Manuel de LeónEse día de verano, Ernesto se asomó a la ventana de su oficina ubicada en el décimo piso, como todos los días, para observar a Gabriela. Ella vendía jugos y tortas de maíz, en la esquina de una calle, de ejecutivos y empresarios que olvidando por un momento los restaurantes carísimos llegaban a disfrutar de una deliciosa y natural bebida de los dioses.
Ernesto, salió un momento de su despacho, bajó rápidamente del edificio, parecía un jovenzuelo ansioso por abrir su regalo de Navidad, y al llegar a la calle, cuando la vio, la saludó con la timidez de un enamorado.
Ella, de ojos negros, piel negra y cabellos de trenzas africanas, robó su atención.
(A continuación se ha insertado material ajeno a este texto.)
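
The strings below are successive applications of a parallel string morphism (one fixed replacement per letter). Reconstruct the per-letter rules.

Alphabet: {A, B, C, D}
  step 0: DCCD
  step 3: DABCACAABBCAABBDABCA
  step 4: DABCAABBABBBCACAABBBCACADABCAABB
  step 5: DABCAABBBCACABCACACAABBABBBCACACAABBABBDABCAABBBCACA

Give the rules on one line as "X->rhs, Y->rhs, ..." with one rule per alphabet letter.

  step 4 ⇒ step 5: DABCAABBABBBCACAABBBCACADABCAABB ⇒ DA·B·CA·AB·B·B·CA·CA·B·CA·CA·CA·AB·B·AB·B·B·CA·CA·CA·AB·B·AB·B·DA·B·CA·AB·B·B·CA·CA
    A ↦ B
    B ↦ CA
    C ↦ AB
    D ↦ DA

A->B, B->CA, C->AB, D->DA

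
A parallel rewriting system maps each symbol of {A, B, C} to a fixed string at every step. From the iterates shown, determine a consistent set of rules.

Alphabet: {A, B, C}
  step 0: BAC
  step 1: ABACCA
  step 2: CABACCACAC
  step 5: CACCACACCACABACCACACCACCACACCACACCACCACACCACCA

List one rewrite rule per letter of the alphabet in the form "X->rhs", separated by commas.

  step 1 ⇒ step 2: ABACCA ⇒ C·ABA·C·CA·CA·C
    A ↦ C
    B ↦ ABA
    C ↦ CA

A->C, B->ABA, C->CA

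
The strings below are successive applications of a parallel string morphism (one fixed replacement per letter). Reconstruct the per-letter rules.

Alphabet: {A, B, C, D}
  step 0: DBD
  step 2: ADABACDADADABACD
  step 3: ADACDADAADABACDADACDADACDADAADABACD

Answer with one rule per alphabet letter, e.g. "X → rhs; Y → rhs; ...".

A->AD, B->A, C->AB, D->ACD

  step 2 ⇒ step 3: ADABACDADADABACD ⇒ AD·ACD·AD·A·AD·AB·ACD·AD·ACD·AD·ACD·AD·A·AD·AB·ACD
    A ↦ AD
    B ↦ A
    C ↦ AB
    D ↦ ACD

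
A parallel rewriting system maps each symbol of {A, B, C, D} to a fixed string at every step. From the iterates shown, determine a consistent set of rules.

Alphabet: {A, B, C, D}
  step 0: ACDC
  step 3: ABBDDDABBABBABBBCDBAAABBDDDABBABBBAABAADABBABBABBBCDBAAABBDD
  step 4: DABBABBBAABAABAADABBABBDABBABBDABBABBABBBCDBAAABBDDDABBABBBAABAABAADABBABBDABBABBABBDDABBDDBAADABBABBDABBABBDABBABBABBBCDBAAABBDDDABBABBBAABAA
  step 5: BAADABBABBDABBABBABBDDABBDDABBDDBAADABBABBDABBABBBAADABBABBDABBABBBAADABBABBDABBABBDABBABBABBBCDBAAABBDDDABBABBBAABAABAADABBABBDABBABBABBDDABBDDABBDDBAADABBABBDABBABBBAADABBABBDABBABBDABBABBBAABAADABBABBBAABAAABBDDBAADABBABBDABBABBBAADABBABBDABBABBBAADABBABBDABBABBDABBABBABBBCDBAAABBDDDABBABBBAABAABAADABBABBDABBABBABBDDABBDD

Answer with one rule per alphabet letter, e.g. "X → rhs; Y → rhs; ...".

A->D, B->ABB, C->BCD, D->BAA

  step 4 ⇒ step 5: DABBABBBAABAABAADABBABBDABBABBDABBABBABBBCDBAAABBDDDABBABBBAABAABAADABBABBDABBABBABBDDABBDDBAADABBABBDABBABBDABBABBABBBCDBAAABBDDDABBABBBAABAA ⇒ BAA·D·ABB·ABB·D·ABB·ABB·ABB·D·D·ABB·D·D·ABB·D·D·BAA·D·ABB·ABB·D·ABB·ABB·BAA·D·ABB·ABB·D·ABB·ABB·BAA·D·ABB·ABB·D·ABB·ABB·D·ABB·ABB·ABB·BCD·BAA·ABB·D·D·D·ABB·ABB·BAA·BAA·BAA·D·ABB·ABB·D·ABB·ABB·ABB·D·D·ABB·D·D·ABB·D·D·BAA·D·ABB·ABB·D·ABB·ABB·BAA·D·ABB·ABB·D·ABB·ABB·D·ABB·ABB·BAA·BAA·D·ABB·ABB·BAA·BAA·ABB·D·D·BAA·D·ABB·ABB·D·ABB·ABB·BAA·D·ABB·ABB·D·ABB·ABB·BAA·D·ABB·ABB·D·ABB·ABB·D·ABB·ABB·ABB·BCD·BAA·ABB·D·D·D·ABB·ABB·BAA·BAA·BAA·D·ABB·ABB·D·ABB·ABB·ABB·D·D·ABB·D·D
    A ↦ D
    B ↦ ABB
    C ↦ BCD
    D ↦ BAA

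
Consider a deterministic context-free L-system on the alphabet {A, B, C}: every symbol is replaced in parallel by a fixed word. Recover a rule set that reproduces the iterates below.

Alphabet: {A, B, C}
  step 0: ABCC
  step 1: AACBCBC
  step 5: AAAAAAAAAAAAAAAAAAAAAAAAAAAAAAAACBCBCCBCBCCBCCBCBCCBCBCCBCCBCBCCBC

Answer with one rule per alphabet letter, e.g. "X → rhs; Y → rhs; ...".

A->AA, B->C, C->BC

  step 0 ⇒ step 1: ABCC ⇒ AA·C·BC·BC
    A ↦ AA
    B ↦ C
    C ↦ BC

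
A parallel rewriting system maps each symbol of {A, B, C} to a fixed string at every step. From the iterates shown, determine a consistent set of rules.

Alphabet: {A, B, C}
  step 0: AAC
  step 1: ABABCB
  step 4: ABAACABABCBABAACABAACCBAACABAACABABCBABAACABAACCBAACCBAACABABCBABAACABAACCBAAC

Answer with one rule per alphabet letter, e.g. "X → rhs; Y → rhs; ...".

  step 0 ⇒ step 1: AAC ⇒ AB·AB·CB
    A ↦ AB
    C ↦ CB
    B ↦ AAC  (constrained at step 1)

A->AB, B->AAC, C->CB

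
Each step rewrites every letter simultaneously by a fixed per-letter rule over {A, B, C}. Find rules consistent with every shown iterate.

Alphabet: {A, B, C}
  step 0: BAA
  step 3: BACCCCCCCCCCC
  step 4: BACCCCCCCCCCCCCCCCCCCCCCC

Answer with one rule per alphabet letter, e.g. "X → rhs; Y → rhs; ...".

  step 3 ⇒ step 4: BACCCCCCCCCCC ⇒ BA·C·CC·CC·CC·CC·CC·CC·CC·CC·CC·CC·CC
    A ↦ C
    B ↦ BA
    C ↦ CC

A->C, B->BA, C->CC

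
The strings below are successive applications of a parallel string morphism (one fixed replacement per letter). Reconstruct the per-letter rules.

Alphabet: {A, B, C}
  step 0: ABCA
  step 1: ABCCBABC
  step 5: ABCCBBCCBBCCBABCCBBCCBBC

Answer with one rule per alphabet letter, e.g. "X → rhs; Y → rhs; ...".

  step 0 ⇒ step 1: ABCA ⇒ ABC·C·B·ABC
    A ↦ ABC
    B ↦ C
    C ↦ B

A->ABC, B->C, C->B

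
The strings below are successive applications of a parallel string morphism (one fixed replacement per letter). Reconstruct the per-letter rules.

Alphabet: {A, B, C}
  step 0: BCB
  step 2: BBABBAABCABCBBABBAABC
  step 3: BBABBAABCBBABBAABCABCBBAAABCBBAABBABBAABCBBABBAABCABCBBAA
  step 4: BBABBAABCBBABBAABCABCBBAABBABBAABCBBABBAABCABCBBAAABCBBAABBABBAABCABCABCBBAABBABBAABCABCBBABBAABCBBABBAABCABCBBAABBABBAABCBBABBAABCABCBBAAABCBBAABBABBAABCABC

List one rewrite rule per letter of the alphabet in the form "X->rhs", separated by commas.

A->ABC, B->BBA, C->A

  step 3 ⇒ step 4: BBABBAABCBBABBAABCABCBBAAABCBBAABBABBAABCBBABBAABCABCBBAA ⇒ BBA·BBA·ABC·BBA·BBA·ABC·ABC·BBA·A·BBA·BBA·ABC·BBA·BBA·ABC·ABC·BBA·A·ABC·BBA·A·BBA·BBA·ABC·ABC·ABC·BBA·A·BBA·BBA·ABC·ABC·BBA·BBA·ABC·BBA·BBA·ABC·ABC·BBA·A·BBA·BBA·ABC·BBA·BBA·ABC·ABC·BBA·A·ABC·BBA·A·BBA·BBA·ABC·ABC
    A ↦ ABC
    B ↦ BBA
    C ↦ A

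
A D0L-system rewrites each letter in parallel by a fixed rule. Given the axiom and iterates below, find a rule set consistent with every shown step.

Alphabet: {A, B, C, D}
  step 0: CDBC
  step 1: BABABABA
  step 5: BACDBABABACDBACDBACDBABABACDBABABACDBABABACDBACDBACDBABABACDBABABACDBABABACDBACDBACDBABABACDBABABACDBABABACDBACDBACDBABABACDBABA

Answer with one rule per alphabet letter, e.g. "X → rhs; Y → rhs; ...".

  step 0 ⇒ step 1: CDBC ⇒ BA·BA·BA·BA
    B ↦ BA
    C ↦ BA
    D ↦ BA
    A ↦ CD  (constrained at step 1)

A->CD, B->BA, C->BA, D->BA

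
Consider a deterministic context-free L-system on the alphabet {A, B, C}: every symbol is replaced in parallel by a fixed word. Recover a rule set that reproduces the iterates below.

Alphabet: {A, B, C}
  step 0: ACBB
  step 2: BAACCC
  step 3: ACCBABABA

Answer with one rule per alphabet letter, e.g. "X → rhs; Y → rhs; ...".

A->C, B->A, C->BA

  step 2 ⇒ step 3: BAACCC ⇒ A·C·C·BA·BA·BA
    A ↦ C
    B ↦ A
    C ↦ BA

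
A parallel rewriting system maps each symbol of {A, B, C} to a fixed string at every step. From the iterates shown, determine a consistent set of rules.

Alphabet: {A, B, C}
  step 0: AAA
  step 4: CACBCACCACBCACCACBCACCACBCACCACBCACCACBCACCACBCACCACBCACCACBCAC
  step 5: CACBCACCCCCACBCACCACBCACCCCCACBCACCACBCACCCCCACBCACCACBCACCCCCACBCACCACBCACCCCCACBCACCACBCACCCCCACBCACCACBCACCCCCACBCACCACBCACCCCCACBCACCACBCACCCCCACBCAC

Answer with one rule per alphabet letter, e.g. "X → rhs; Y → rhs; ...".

  step 4 ⇒ step 5: CACBCACCACBCACCACBCACCACBCACCACBCACCACBCACCACBCACCACBCACCACBCAC ⇒ CAC·B·CAC·CCC·CAC·B·CAC·CAC·B·CAC·CCC·CAC·B·CAC·CAC·B·CAC·CCC·CAC·B·CAC·CAC·B·CAC·CCC·CAC·B·CAC·CAC·B·CAC·CCC·CAC·B·CAC·CAC·B·CAC·CCC·CAC·B·CAC·CAC·B·CAC·CCC·CAC·B·CAC·CAC·B·CAC·CCC·CAC·B·CAC·CAC·B·CAC·CCC·CAC·B·CAC
    A ↦ B
    B ↦ CCC
    C ↦ CAC

A->B, B->CCC, C->CAC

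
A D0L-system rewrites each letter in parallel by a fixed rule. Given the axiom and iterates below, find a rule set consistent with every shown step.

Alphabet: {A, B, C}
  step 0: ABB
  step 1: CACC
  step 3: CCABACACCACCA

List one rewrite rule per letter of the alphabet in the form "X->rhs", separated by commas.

  step 0 ⇒ step 1: ABB ⇒ CA·C·C
    A ↦ CA
    B ↦ C
    C ↦ BA  (constrained at step 1)

A->CA, B->C, C->BA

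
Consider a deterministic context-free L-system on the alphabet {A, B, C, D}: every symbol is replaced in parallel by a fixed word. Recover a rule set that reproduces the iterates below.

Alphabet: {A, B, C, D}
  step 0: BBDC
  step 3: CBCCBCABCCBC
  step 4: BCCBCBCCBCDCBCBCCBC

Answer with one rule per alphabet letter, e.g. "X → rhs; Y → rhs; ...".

  step 3 ⇒ step 4: CBCCBCABCCBC ⇒ BC·C·BC·BC·C·BC·D·C·BC·BC·C·BC
    A ↦ D
    B ↦ C
    C ↦ BC
    D ↦ A  (constrained at step 0)

A->D, B->C, C->BC, D->A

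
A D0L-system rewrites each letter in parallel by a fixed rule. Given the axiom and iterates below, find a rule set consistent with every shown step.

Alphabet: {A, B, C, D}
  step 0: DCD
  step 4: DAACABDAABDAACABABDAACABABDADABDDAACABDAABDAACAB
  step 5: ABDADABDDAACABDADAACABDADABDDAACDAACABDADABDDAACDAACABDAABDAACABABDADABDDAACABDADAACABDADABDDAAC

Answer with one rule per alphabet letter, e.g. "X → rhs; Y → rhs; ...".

  step 4 ⇒ step 5: DAACABDAABDAACABABDAACABABDADABDDAACABDAABDAACAB ⇒ AB·DA·DA·BD·DA·AC·AB·DA·DA·AC·AB·DA·DA·BD·DA·AC·DA·AC·AB·DA·DA·BD·DA·AC·DA·AC·AB·DA·AB·DA·AC·AB·AB·DA·DA·BD·DA·AC·AB·DA·DA·AC·AB·DA·DA·BD·DA·AC
    A ↦ DA
    B ↦ AC
    C ↦ BD
    D ↦ AB

A->DA, B->AC, C->BD, D->AB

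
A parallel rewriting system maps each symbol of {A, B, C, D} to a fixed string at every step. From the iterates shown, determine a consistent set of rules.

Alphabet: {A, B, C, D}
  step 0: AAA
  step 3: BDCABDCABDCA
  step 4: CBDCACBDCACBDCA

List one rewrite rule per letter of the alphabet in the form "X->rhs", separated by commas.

A->CA, B->C, C->D, D->B

  step 3 ⇒ step 4: BDCABDCABDCA ⇒ C·B·D·CA·C·B·D·CA·C·B·D·CA
    A ↦ CA
    B ↦ C
    C ↦ D
    D ↦ B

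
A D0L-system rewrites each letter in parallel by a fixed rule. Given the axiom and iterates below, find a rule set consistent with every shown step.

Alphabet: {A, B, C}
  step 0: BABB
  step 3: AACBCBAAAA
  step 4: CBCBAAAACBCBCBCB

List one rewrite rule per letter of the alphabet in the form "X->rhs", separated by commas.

A->CB, B->A, C->A

  step 3 ⇒ step 4: AACBCBAAAA ⇒ CB·CB·A·A·A·A·CB·CB·CB·CB
    A ↦ CB
    B ↦ A
    C ↦ A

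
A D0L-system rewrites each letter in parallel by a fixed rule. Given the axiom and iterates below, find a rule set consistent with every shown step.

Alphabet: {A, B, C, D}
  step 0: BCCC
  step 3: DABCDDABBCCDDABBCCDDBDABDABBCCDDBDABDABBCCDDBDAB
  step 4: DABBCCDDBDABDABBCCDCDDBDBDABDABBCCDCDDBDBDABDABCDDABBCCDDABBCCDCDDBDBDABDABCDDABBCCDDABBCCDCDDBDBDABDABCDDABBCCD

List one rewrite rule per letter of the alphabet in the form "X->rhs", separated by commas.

A->BC, B->CD, C->DB, D->DAB

  step 3 ⇒ step 4: DABCDDABBCCDDABBCCDDBDABDABBCCDDBDABDABBCCDDBDAB ⇒ DAB·BC·CD·DB·DAB·DAB·BC·CD·CD·DB·DB·DAB·DAB·BC·CD·CD·DB·DB·DAB·DAB·CD·DAB·BC·CD·DAB·BC·CD·CD·DB·DB·DAB·DAB·CD·DAB·BC·CD·DAB·BC·CD·CD·DB·DB·DAB·DAB·CD·DAB·BC·CD
    A ↦ BC
    B ↦ CD
    C ↦ DB
    D ↦ DAB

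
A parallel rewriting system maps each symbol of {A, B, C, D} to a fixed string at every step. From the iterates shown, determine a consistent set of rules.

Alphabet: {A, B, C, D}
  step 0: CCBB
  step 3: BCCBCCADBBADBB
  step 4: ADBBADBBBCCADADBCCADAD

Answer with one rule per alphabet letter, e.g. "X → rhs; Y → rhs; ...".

  step 3 ⇒ step 4: BCCBCCADBBADBB ⇒ AD·B·B·AD·B·B·BC·C·AD·AD·BC·C·AD·AD
    A ↦ BC
    B ↦ AD
    C ↦ B
    D ↦ C

A->BC, B->AD, C->B, D->C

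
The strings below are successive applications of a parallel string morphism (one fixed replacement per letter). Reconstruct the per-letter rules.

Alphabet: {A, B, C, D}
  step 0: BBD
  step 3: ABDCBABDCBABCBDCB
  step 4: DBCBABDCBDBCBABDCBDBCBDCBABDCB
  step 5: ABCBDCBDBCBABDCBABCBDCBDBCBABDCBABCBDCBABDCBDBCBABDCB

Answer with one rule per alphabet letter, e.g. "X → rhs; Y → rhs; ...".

A->DB, B->CB, C->D, D->AB

  step 4 ⇒ step 5: DBCBABDCBDBCBABDCBDBCBDCBABDCB ⇒ AB·CB·D·CB·DB·CB·AB·D·CB·AB·CB·D·CB·DB·CB·AB·D·CB·AB·CB·D·CB·AB·D·CB·DB·CB·AB·D·CB
    A ↦ DB
    B ↦ CB
    C ↦ D
    D ↦ AB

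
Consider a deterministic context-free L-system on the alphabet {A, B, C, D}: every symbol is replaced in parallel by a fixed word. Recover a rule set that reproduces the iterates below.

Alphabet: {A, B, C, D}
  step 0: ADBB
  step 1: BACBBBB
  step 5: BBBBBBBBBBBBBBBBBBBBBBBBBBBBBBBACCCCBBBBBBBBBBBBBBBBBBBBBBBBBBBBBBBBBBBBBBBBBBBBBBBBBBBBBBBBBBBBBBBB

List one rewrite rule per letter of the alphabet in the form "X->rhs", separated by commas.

  step 0 ⇒ step 1: ADBB ⇒ BA·C·BB·BB
    A ↦ BA
    B ↦ BB
    D ↦ C
    C ↦ DD  (constrained at step 1)

A->BA, B->BB, C->DD, D->C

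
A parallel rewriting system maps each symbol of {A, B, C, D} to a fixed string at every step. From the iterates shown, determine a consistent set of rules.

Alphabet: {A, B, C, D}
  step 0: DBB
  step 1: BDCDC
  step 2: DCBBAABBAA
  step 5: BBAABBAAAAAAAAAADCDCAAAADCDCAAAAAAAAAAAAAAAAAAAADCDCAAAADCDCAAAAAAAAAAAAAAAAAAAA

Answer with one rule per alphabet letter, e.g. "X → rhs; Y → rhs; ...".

A->AA, B->DC, C->BAA, D->B

  step 1 ⇒ step 2: BDCDC ⇒ DC·B·BAA·B·BAA
    B ↦ DC
    C ↦ BAA
    D ↦ B
    A ↦ AA  (constrained at step 2)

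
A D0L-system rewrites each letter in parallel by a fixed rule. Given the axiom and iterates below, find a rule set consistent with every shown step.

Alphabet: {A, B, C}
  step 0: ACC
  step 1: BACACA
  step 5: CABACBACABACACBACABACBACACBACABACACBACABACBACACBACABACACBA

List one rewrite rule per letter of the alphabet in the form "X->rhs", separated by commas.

A->BA, B->C, C->CA

  step 0 ⇒ step 1: ACC ⇒ BA·CA·CA
    A ↦ BA
    C ↦ CA
    B ↦ C  (constrained at step 1)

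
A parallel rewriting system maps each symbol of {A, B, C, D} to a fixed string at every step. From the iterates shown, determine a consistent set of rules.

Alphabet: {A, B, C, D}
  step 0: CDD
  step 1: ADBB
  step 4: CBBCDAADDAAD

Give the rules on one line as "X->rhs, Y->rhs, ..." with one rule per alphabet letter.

A->C, B->DA, C->AD, D->B

  step 0 ⇒ step 1: CDD ⇒ AD·B·B
    C ↦ AD
    D ↦ B
    A ↦ C  (constrained at step 1)
    B ↦ DA  (constrained at step 1)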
Él, decidido como nunca, la volvió a mirar, pero esta vez directo a los ojos, y sin titubeos, acarició su piel, olió su cabello y se acercó a sus labios carnosos, saboreando el beso. De repente un sonido agudo y perturbador dio por terminado ese momento.
Los audífonos fueron retirados, junto con el simulador que se adhería a los ojos, mientras las amables palabras de una máquina, le decían: «Señor, la sesión de recuerdos ha terminado».